Mistakes: It must be the very definition of hubris to think that our legal system makes no mistakes. We have, in fact, executed men who were later exonerated. Since the early 1970s, more than 150 people have proven their innocence and were released from death row. Our justice system--while being the best in the world--is still susceptible to the very human condition of occasionally making mistakes. Mistakes happen. But should we, as a country, be meting out punishments that we cannot undo or make right?

And none of those things are why I am against the death penalty. It's because of this:

There are only two things that can happen to us when we die. There are only two things that can happen to the criminal after we execute him. Only two. It's a binary state. Only one of two things can ever happen.

Something or nothing.

Maybe something happens to us when we die. Maybe some form of a soul or spirit can leave this world and move on. To whatever on that might be. Maybe all of our energy floats away into the stratosphere and we dance in the stardust until what's next. If that is the case, why are we so eager to release the souls of forces that do humans so much harm? What is the rush to grant them release?

Maybe we have a soul that gets measured and judged based on what we do as we occupy our earthly bodies. Maybe those people who irreversibly harm other people will be plunged into an eternally fiery pit. Here's the thing about eternity. Eternity minus 50 years is still--magically--eternity.

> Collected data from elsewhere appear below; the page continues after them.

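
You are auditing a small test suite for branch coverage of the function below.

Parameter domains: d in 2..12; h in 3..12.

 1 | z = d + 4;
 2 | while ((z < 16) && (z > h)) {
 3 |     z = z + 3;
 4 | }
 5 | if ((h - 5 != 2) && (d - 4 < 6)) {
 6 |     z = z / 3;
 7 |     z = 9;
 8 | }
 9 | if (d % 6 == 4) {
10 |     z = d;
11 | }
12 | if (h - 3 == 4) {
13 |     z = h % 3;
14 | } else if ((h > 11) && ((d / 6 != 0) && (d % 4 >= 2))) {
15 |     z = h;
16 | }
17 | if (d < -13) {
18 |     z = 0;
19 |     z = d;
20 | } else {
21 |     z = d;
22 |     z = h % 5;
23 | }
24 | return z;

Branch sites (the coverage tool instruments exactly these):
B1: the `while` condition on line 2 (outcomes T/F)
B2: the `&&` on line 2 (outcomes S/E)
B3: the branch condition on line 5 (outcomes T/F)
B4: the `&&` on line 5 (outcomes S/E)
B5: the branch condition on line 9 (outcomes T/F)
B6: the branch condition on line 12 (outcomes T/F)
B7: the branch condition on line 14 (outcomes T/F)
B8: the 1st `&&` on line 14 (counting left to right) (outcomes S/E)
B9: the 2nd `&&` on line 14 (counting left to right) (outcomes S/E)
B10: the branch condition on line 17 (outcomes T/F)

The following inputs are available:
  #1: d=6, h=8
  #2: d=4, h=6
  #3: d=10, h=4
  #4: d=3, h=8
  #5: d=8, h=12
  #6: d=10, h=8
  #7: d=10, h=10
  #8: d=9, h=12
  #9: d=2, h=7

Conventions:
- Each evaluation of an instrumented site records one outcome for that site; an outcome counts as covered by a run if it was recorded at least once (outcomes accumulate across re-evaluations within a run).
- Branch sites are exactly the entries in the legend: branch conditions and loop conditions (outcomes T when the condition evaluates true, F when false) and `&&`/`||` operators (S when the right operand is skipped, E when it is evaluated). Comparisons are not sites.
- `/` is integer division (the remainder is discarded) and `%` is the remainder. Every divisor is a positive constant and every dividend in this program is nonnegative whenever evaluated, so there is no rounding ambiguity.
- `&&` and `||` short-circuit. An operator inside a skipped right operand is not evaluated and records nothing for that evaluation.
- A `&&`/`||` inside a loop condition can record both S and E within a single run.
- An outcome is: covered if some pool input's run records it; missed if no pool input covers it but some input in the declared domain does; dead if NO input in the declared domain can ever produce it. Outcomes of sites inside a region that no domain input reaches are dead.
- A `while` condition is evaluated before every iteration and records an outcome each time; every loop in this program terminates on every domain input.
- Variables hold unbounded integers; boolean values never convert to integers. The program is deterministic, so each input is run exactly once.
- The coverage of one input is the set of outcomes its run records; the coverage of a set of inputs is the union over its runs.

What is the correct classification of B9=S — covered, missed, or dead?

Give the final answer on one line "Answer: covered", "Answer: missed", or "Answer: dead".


no pool input records B9=S
but domain input (d=2, h=12) does record it -> reachable, so missed
Answer: missed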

So what is the harm of letting a murderer sit in a prison cell until he dies from some reason other than a lethal injection.  Let him sit on his metal toilet, thinking about what he has done, until he is an old man.

Maybe nothing happens after we die. Maybe we are just gone. And if that's the case, are we not cheating victims, families, and society of the knowledge that the perpetrator that caused us harm has been spared the remaining years of his punishment?

Tsarnaev and Slager are both monsters, in their own ways. But what will we serve by executing them other than a fleeting feeling of vengeance. Are we really that small?